Compared to other countries, the U.S. has less stringent laws governing impaired driving.
Maybe it’s time to raise the bar.
Driving is not a right. It is a privilege granted by taking tests and being awarded a license. In that respect, it’s no different than being a doctor or an attorney. The continued possession of that license is contingent on the responsible operation of a vehicle at all times. With all the information out there, there’s no excuse for anyone to be behind the wheel after consuming alcohol. But the statistics continue to be generated; people still drink and drive. And people still die.
If we, as a society, wish to keep the streets safe by keeping drunks off of them, then the penalties for drunk driving must be made significant enough to penetrate that alcoholic fog and motivate someone to pocket their keys and call a cab. Therefore, I suggest the following enhancements.
For the first conviction, a very hefty fine (at least $2,000) and a mandatory 15-day license suspension.
For the second conviction, a serious fine (at least $8,000) and a mandatory 90-day license suspension.
Upon the third conviction, a fine of at least $15,000, a six-month jail sentence, and a mandatory 2-year license suspension.
Upon the fourth conviction, a fine of $50,000, 3 years in jail, and a permanent nation-wide suspension of driving privileges.

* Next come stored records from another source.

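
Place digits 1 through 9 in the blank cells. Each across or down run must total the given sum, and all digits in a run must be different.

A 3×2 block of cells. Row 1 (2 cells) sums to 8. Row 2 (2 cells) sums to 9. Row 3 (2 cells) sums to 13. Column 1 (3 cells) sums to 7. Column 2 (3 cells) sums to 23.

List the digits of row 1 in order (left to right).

7 in 3 cells must be {1,2,4}; 23 in 3 cells must be {6,8,9}.
The 8 across and the 23 down share only 6, so (1,2) = 6.
Given what's placed, (2,2) must be 8 to fit the 9 across and 23 down.
(3,1) = 4: only digit in both the 13-across and 7-down candidate sets.
(3,2) = 13 − 4 = 9 completes the 13 across.
(1,1) = 8 − 6 = 2 completes the 8 across.
(2,1) = 9 − 8 = 1 completes the 9 across.

2, 6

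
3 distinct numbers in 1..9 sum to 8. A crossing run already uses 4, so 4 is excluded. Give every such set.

{1,2,5}

3 distinct digits from 1–9 sum between 6 and 24.
Dropping sets that contain 4.
Only one set works: {1,2,5}.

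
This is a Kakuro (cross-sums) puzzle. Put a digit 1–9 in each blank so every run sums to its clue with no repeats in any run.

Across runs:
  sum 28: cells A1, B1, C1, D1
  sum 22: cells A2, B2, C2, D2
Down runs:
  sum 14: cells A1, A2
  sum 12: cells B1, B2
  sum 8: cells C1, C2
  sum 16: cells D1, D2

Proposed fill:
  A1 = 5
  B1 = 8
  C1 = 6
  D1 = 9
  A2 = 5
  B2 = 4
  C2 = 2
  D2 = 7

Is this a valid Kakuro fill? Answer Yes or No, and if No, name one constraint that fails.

No — the down run A1–A2 sums to 10, not 14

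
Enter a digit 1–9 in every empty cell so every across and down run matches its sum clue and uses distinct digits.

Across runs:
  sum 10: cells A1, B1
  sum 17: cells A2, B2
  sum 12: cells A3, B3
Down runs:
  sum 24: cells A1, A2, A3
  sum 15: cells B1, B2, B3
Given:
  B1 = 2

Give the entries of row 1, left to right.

8 2

17 in 2 cells must be {8,9}; 24 in 3 cells must be {7,8,9}.
A1 = 10 − 2 = 8 completes the 10 across.
Given what's placed, A2 must be 9 to fit the 17 across and 24 down.
B2 = 17 − 9 = 8 completes the 17 across.
A3 = 24 − 17 = 7 completes the 24 down.
B3 = 12 − 7 = 5 completes the 12 across.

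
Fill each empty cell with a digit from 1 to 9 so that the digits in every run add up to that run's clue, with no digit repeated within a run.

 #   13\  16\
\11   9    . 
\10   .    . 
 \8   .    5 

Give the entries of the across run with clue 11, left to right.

R1C2 = 11 − 9 = 2 completes the 11 across.
R2C2 = 16 − 7 = 9 completes the 16 down.
R3C1 = 8 − 5 = 3 completes the 8 across.
R2C1 = 10 − 9 = 1 completes the 10 across.

9 2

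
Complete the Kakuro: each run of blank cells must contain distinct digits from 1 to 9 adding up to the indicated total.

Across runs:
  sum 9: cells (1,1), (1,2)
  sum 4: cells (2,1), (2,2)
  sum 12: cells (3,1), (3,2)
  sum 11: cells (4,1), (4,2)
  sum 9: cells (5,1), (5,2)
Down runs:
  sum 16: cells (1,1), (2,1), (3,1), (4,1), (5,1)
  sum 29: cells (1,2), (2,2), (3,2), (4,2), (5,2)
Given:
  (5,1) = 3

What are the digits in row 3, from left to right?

4 8

4 in 2 cells must be {1,3}; 16 in 5 cells must be {1,2,3,4,6}.
(2,1) = 1: the only remaining digit allowed by both the 4 across and the 16 down.
(2,2) = 4 − 1 = 3 completes the 4 across.
(3,1) = 4: the only remaining digit allowed by both the 12 across and the 16 down.
(3,2) = 12 − 4 = 8 completes the 12 across.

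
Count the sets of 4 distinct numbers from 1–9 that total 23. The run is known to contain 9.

6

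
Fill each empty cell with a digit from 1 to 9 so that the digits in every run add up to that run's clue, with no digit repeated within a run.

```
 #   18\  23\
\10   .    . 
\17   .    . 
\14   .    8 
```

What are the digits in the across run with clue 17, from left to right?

17 in 2 cells must be {8,9}; 23 in 3 cells must be {6,8,9}.
Given what's placed, R2C2 must be 9 to fit the 17 across and 23 down.
R3C1 = 14 − 8 = 6 completes the 14 across.
R1C2 = 23 − 17 = 6 completes the 23 down.
R2C1 = 17 − 9 = 8 completes the 17 across.
R1C1 = 10 − 6 = 4 completes the 10 across.

8, 9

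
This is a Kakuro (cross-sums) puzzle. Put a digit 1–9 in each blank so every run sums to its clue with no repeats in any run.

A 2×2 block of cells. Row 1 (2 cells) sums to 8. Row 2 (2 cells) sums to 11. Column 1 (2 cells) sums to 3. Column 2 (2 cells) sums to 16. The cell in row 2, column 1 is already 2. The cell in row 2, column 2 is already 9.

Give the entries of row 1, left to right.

1 7

3 in 2 cells must be {1,2}; 16 in 2 cells must be {7,9}.
(1,1) = 3 − 2 = 1 completes the 3 down.
(1,2) = 8 − 1 = 7 completes the 8 across.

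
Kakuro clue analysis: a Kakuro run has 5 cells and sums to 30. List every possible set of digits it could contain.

{1,5,7,8,9}; {2,4,7,8,9}; {2,5,6,8,9}; {3,4,6,8,9}; {3,5,6,7,9}; {4,5,6,7,8}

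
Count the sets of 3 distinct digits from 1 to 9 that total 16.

8

3 distinct digits from 1–9 sum between 6 and 24.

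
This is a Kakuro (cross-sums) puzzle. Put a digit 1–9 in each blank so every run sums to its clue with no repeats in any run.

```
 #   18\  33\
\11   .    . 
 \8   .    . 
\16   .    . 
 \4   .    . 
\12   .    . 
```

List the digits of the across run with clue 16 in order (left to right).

7 9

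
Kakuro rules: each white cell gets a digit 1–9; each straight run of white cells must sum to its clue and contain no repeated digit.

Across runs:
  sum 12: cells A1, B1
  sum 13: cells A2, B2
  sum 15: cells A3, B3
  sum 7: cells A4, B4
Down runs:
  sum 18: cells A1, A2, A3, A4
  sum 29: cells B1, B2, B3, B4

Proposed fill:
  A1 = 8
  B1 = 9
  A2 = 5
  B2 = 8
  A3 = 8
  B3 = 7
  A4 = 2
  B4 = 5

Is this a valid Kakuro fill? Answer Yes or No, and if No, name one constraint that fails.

No — the down run A1–A4 sums to 23, not 18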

In any case where drunk driving results in an accident, the driver’s license is suspended for a minimum of five years, along with a $20,000 fine and 6 months in jail. If the accident results in permanent injury or death, the punishment should be akin to manslaughter; a lengthy prison term, a huge fine, and (of course) a permanent loss of driving privileges.
For the habitual drinker and driver, drastic measures are necessary to keep them off the road. The penalties should be severe enough to get their attention before they even begin to drink.
Responsible adults should be allowed to drink responsibly. I have no problem with that. What is needed is a way to make sure that responsible adults responsibly decide when they are too drunk to drive.
It’s the only way to protect the innocents.